ALEX RYVCHIN: Lessons in leadership from Australia's antisemitism crisis
Fox News
Guest columnist Alex Ryvchin, CEO of the Executive Council of Australian Jewry, tells Americans they can learn from the mistakes of his country in failing to address anti-Jewish hate head on.
Alex Ryvchin is the CEO of the Executive Council of Australian Jewry and the author of anew book on antisemitism, ‘The Seven Deadly Myths.’

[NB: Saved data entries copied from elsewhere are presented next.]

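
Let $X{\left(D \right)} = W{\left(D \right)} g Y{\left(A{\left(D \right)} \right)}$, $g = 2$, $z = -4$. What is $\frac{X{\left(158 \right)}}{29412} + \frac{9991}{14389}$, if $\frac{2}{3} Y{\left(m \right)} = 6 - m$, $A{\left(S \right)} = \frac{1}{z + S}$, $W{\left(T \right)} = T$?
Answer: $\frac{8591488541}{10862371212} \approx 0.79094$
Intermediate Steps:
$A{\left(S \right)} = \frac{1}{-4 + S}$
$Y{\left(m \right)} = 9 - \frac{3 m}{2}$ ($Y{\left(m \right)} = \frac{3 \left(6 - m\right)}{2} = 9 - \frac{3 m}{2}$)
$X{\left(D \right)} = 2 D \left(9 - \frac{3}{2 \left(-4 + D\right)}\right)$ ($X{\left(D \right)} = D 2 \left(9 - \frac{3}{2 \left(-4 + D\right)}\right) = 2 D \left(9 - \frac{3}{2 \left(-4 + D\right)}\right)$)
$\frac{X{\left(158 \right)}}{29412} + \frac{9991}{14389} = \frac{3 \cdot 158 \frac{1}{-4 + 158} \left(-25 + 6 \cdot 158\right)}{29412} + \frac{9991}{14389} = 3 \cdot 158 \cdot \frac{1}{154} \left(-25 + 948\right) \frac{1}{29412} + 9991 \cdot \frac{1}{14389} = 3 \cdot 158 \cdot \frac{1}{154} \cdot 923 \cdot \frac{1}{29412} + \frac{9991}{14389} = \frac{218751}{77} \cdot \frac{1}{29412} + \frac{9991}{14389} = \frac{72917}{754908} + \frac{9991}{14389} = \frac{8591488541}{10862371212}$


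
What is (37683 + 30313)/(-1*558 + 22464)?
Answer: 33998/10953 ≈ 3.1040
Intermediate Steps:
(37683 + 30313)/(-1*558 + 22464) = 67996/(-558 + 22464) = 67996/21906 = 67996*(1/21906) = 33998/10953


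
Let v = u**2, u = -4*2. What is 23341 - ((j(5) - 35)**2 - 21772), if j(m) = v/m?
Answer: 1115504/25 ≈ 44620.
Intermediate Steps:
u = -8
v = 64 (v = (-8)**2 = 64)
j(m) = 64/m
23341 - ((j(5) - 35)**2 - 21772) = 23341 - ((64/5 - 35)**2 - 21772) = 23341 - ((-111/5)**2 - 21772) = 23341 - (12321/25 - 21772) = 23341 - 1*(-531979/25) = 23341 + 531979/25 = 1115504/25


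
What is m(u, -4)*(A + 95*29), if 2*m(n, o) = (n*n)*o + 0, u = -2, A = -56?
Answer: -21592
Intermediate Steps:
m(n, o) = o*n²/2 (m(n, o) = ((n*n)*o + 0)/2 = (n²*o + 0)/2 = (o*n² + 0)/2 = (o*n²)/2 = o*n²/2)
m(u, -4)*(A + 95*29) = ((½)*(-4)*(-2)²)*(-56 + 95*29) = ((½)*(-4)*4)*(-56 + 2755) = -8*2699 = -21592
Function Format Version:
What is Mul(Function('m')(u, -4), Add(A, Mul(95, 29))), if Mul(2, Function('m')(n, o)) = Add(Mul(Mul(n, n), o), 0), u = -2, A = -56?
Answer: -21592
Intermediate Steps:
Function('m')(n, o) = Mul(Rational(1, 2), o, Pow(n, 2)) (Function('m')(n, o) = Mul(Rational(1, 2), Add(Mul(Mul(n, n), o), 0)) = Mul(Rational(1, 2), Add(Mul(Pow(n, 2), o), 0)) = Mul(Rational(1, 2), Add(Mul(o, Pow(n, 2)), 0)) = Mul(Rational(1, 2), Mul(o, Pow(n, 2))) = Mul(Rational(1, 2), o, Pow(n, 2)))
Mul(Function('m')(u, -4), Add(A, Mul(95, 29))) = Mul(Mul(Rational(1, 2), -4, Pow(-2, 2)), Add(-56, Mul(95, 29))) = Mul(Mul(Rational(1, 2), -4, 4), Add(-56, 2755)) = Mul(-8, 2699) = -21592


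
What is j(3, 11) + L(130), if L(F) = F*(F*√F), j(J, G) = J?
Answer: 3 + 16900*√130 ≈ 1.9269e+5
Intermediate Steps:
L(F) = F^(5/2) (L(F) = F*F^(3/2) = F^(5/2))
j(3, 11) + L(130) = 3 + 130^(5/2) = 3 + 16900*√130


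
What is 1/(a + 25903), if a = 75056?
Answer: 1/100959 ≈ 9.9050e-6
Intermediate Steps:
1/(a + 25903) = 1/(75056 + 25903) = 1/100959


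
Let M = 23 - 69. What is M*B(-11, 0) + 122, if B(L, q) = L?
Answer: 628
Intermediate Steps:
M = -46
M*B(-11, 0) + 122 = -46*(-11) + 122 = 506 + 122 = 628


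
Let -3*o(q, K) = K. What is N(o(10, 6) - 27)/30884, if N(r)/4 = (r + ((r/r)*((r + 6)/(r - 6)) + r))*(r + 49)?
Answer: -8028/54047 ≈ -0.14854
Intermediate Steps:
o(q, K) = -K/3
N(r) = 4*(49 + r)*(2*r + (6 + r)/(-6 + r)) (N(r) = 4*((r + ((r/r)*((r + 6)/(r - 6)) + r))*(r + 49)) = 4*((r + (1*((6 + r)/(-6 + r)) + r))*(49 + r)) = 4*((r + ((6 + r)/(-6 + r) + r))*(49 + r)) = 4*((r + (r + (6 + r)/(-6 + r)))*(49 + r)) = 4*((2*r + (6 + r)/(-6 + r))*(49 + r)) = 4*((49 + r)*(2*r + (6 + r)/(-6 + r))) = 4*(49 + r)*(2*r + (6 + r)/(-6 + r)))
N(o(10, 6) - 27)/30884 = (4*(294 - 533*(-⅓*6 - 27) + 2*(-⅓*6 - 27)³ + 87*(-⅓*6 - 27)²)/(-6 + (-⅓*6 - 27)))/30884 = (4*(294 - 533*(-2 - 27) + 2*(-2 - 27)³ + 87*(-2 - 27)²)/(-6 + (-2 - 27)))*(1/30884) = (4*(294 - 533*(-29) + 2*(-29)³ + 87*(-29)²)/(-6 - 29))*(1/30884) = (4*(294 + 15457 + 2*(-24389) + 87*841)/(-35))*(1/30884) = (4*(-1/35)*(294 + 15457 - 48778 + 73167))*(1/30884) = (4*(-1/35)*40140)*(1/30884) = -32112/7*1/30884 = -8028/54047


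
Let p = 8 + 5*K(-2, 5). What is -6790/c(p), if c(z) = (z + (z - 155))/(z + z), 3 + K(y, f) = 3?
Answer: 108640/139 ≈ 781.58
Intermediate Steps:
K(y, f) = 0 (K(y, f) = -3 + 3 = 0)
p = 8 (p = 8 + 5*0 = 8 + 0 = 8)
c(z) = (-155 + 2*z)/(2*z) (c(z) = (z + (-155 + z))/((2*z)) = (-155 + 2*z)*(1/(2*z)) = (-155 + 2*z)/(2*z))
-6790/c(p) = -6790*8/(-155/2 + 8) = -6790/((⅛)*(-139/2)) = -6790/(-139/16) = -6790*(-16/139) = 108640/139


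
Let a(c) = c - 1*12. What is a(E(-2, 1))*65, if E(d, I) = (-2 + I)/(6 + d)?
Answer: -3185/4 ≈ -796.25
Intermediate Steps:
E(d, I) = (-2 + I)/(6 + d)
a(c) = -12 + c (a(c) = c - 12 = -12 + c)
a(E(-2, 1))*65 = (-12 + (-2 + 1)/(6 - 2))*65 = (-12 - 1/4)*65 = (-12 + (¼)*(-1))*65 = (-12 - ¼)*65 = -49/4*65 = -3185/4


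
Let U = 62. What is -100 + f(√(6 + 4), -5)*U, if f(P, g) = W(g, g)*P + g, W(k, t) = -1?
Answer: -410 - 62*√10 ≈ -606.06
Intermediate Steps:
f(P, g) = g - P (f(P, g) = -P + g = g - P)
-100 + f(√(6 + 4), -5)*U = -100 + (-5 - √(6 + 4))*62 = -100 + (-5 - √10)*62 = -100 + (-310 - 62*√10) = -410 - 62*√10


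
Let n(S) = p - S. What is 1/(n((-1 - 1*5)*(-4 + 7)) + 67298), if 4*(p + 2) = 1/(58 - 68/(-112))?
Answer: 1641/110462281 ≈ 1.4856e-5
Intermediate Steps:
p = -3275/1641 (p = -2 + 1/(4*(58 - 68/(-112))) = -2 + 1/(4*(58 - 68*(-1/112))) = -2 + 1/(4*(58 + 17/28)) = -2 + 1/(4*(1641/28)) = -2 + (1/4)*(28/1641) = -2 + 7/1641 = -3275/1641 ≈ -1.9957)
n(S) = -3275/1641 - S
1/(n((-1 - 1*5)*(-4 + 7)) + 67298) = 1/((-3275/1641 - (-1 - 1*5)*(-4 + 7)) + 67298) = 1/((-3275/1641 - (-1 - 5)*3) + 67298) = 1/((-3275/1641 - (-6)*3) + 67298) = 1/((-3275/1641 - 1*(-18)) + 67298) = 1/((-3275/1641 + 18) + 67298) = 1/(26263/1641 + 67298) = 1/(110462281/1641) = 1641/110462281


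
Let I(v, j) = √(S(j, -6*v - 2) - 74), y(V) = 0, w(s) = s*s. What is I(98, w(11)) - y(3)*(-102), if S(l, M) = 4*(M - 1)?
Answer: I*√2438 ≈ 49.376*I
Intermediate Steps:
w(s) = s²
S(l, M) = -4 + 4*M (S(l, M) = 4*(-1 + M) = -4 + 4*M)
I(v, j) = √(-86 - 24*v) (I(v, j) = √((-4 + 4*(-6*v - 2)) - 74) = √((-4 + 4*(-2 - 6*v)) - 74) = √((-4 + (-8 - 24*v)) - 74) = √((-12 - 24*v) - 74) = √(-86 - 24*v))
I(98, w(11)) - y(3)*(-102) = √(-86 - 24*98) - 0*(-102) = √(-86 - 2352) - 1*0 = √(-2438) + 0 = I*√2438 + 0 = I*√2438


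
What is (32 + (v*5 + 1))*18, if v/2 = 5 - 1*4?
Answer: 774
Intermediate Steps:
v = 2 (v = 2*(5 - 1*4) = 2*(5 - 4) = 2*1 = 2)
(32 + (v*5 + 1))*18 = (32 + (2*5 + 1))*18 = (32 + (10 + 1))*18 = (32 + 11)*18 = 43*18 = 774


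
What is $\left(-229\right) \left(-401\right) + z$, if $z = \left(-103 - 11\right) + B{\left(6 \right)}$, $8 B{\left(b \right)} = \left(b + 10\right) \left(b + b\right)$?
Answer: $91739$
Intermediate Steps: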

Hundreds of Jewish artists, authors and other creatives were doxxed following the leak of a private Whatsapp group, allegedly by a New York Times journalist, which led to death threats, loss of employment and harassment of hundreds of Jewish Australians and their families. Jewish-owned businesses have been vandalized with antisemitic slogans and Hamas symbols, and some businesses have folded under the weight of coordinated boycott campaigns. The office of a Jewish member of parliament was firebombed and daubed with pro-Palestinian graffiti and a neighborhood in Sydney’s eastern suburbs, the center of the city’s Jewish community, had cars set on fire and homes vandalized with anti-Israel messages in two separate attacks. For a community that began with the arrival of the very first convict ships from England in 1788, the lowest points in the community’s long and distinguished history were in the immediate aftermath of the October 7 atrocities and on Dec. 6 of this year.